The two-story building will more than double the size of the U-Turn center. Offices upstairs will house the Cocoon House outreach team, a staff member from WorkSource to help with employment, and a full-time drug and alcohol treatment coordinator from Catholic Community Services.

Plans call for a shower and a full kitchen — U-Turn now has just a refrigerator and microwave.

Cocoon House recently was awarded a $100,000 human services grant from the Seattle-based Washington Women’s Foundation. Chwalibog said $50,000 of the grant will be used to help buy and renovate the new building. The agency also got a $63,000 grant from the city of Everett last year, and may receive another $60,000 from the city this year.

Other support for the building includes $50,000 from the Howarth Trust and $25,000 from the Norcliffe Foundation.

Some staff from the downtown Everett Cocoon Complex, which can house 16 teens, have moved to the new building. “This frees up four additional rooms,” Chwalibog said. Fewer teens at the complex will now have roommates, she said.

Loretta Morris, Cocoon House’s director of outreach programs and U-Turn director, said that in 2011 the U-turn center served 426 young people, and had 3,362 contacts for help. When it first opened, between April 2005 and December 2006, 190 were served.

“U-Turn is different than a Boys &Girls Club or a YMCA,” Morris said. “We deal with a street culture. There are the rare cases, kids with supportive families who for whatever reasons seek support from the street. Most do not have healthy supports at home.
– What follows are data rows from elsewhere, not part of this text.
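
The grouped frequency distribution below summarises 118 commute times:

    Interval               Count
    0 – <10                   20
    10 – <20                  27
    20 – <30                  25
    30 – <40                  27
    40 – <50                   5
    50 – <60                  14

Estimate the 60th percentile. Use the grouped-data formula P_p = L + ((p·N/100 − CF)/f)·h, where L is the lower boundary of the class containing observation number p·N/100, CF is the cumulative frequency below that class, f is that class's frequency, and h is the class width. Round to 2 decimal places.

N = 118; target position k = 60/100 · 118 = 70.8.
Cumulative frequencies: 20, 47, 72, 99, 104, 118.
Observation 70.8 falls in the class 20 – <30.
L = 20, CF = 47, f = 25, h = 10.
P60 = 20 + ((70.8 − 47)/25)·10 = 20 + 9.52 = 29.52.

29.52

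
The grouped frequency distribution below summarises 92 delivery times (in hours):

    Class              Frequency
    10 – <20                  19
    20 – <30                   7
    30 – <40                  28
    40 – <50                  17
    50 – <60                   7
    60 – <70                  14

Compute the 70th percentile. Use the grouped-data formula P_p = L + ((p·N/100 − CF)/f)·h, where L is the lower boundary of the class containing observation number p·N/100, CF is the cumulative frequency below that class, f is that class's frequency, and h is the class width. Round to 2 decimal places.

46.12

N = 92; target position k = 70/100 · 92 = 64.4.
Cumulative frequencies: 19, 26, 54, 71, 78, 92.
Observation 64.4 falls in the class 40 – <50.
L = 40, CF = 54, f = 17, h = 10.
P70 = 40 + ((64.4 − 54)/17)·10 = 40 + 6.11765 = 46.1176.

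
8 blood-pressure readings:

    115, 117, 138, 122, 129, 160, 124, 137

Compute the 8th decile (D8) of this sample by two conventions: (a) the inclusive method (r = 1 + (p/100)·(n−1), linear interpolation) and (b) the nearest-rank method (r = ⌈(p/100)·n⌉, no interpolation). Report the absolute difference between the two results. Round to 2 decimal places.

0.40

Sorted: 115, 117, 122, 124, 129, 137, 138, 160.
n = 8.
(a) r = 6.6; between ranks 6 (137) and 7 (138): 137.6.
(b) the nearest-rank method: rank 7 → 138.
|137.6 − 138| = 0.4.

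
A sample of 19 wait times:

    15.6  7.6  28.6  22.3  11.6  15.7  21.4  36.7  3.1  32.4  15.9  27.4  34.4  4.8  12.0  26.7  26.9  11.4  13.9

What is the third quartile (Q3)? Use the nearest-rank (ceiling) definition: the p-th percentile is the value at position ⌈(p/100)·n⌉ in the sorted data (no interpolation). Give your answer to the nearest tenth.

Sorted: 3.1, 4.8, 7.6, 11.4, 11.6, 12.0, 13.9, 15.6, 15.7, 15.9, 21.4, 22.3, 26.7, 26.9, 27.4, 28.6, 32.4, 34.4, 36.7.
n = 19.
Position = ⌈75/100 · 19⌉ = ⌈14.25⌉ = 15.
The value at rank 15 is 27.4.

27.4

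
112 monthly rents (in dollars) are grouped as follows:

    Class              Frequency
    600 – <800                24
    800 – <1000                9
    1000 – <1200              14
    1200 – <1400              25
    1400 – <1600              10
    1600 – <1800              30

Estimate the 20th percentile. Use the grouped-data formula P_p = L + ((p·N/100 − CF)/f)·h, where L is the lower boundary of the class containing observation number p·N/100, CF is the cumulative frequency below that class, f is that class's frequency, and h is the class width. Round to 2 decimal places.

786.67

N = 112; target position k = 20/100 · 112 = 22.4.
Cumulative frequencies: 24, 33, 47, 72, 82, 112.
Observation 22.4 falls in the class 600 – <800.
L = 600, CF = 0, f = 24, h = 200.
P20 = 600 + ((22.4 − 0)/24)·200 = 600 + 186.667 = 786.667.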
They are joining gangs or being sexually exploited.”

And most have a history of drug or alcohol use. At the U-Turn center, the key to helping some kids is what Morris calls “harm reduction.” It’s convincing a teen to “do a little bit less” of a harmful act. “That’s where we see changes,” she said.

At the U-Turn center’s current home, Cortes said it feels like a family when kids come in off the street and play board games. “I try not to preach to them. I talk to them at their level,” he said. “It’s stealth mentorship. I’m like a big brother.”

Peer mentors, kids who have been helped by U-Turn and do well, also play a role. “One of them is going off to college. That’s a big deal,” Cortes said.

“We have an open door,” Cortes said. “They don’t have to do anything but be kids.”

Julie Muhlstein: 425-339-3460; muhlstein@heraldnet.com.

U-Turn center moving

The Cocoon House U-Turn Drop-In Center, now at 1601 Broadway in Everett, will move this fall to another building at 1421 Broadway in Everett.

The center serves at-risk teens and young adults, ages 13-20. Hours are 2 to 7 p.m. Monday through Friday.

For information about Cocoon House programs, go to www.cocoonhouse.org.

* Correction, July 10, 2012: Julio Cortes’ first name was incorrect in an earlier version of this story.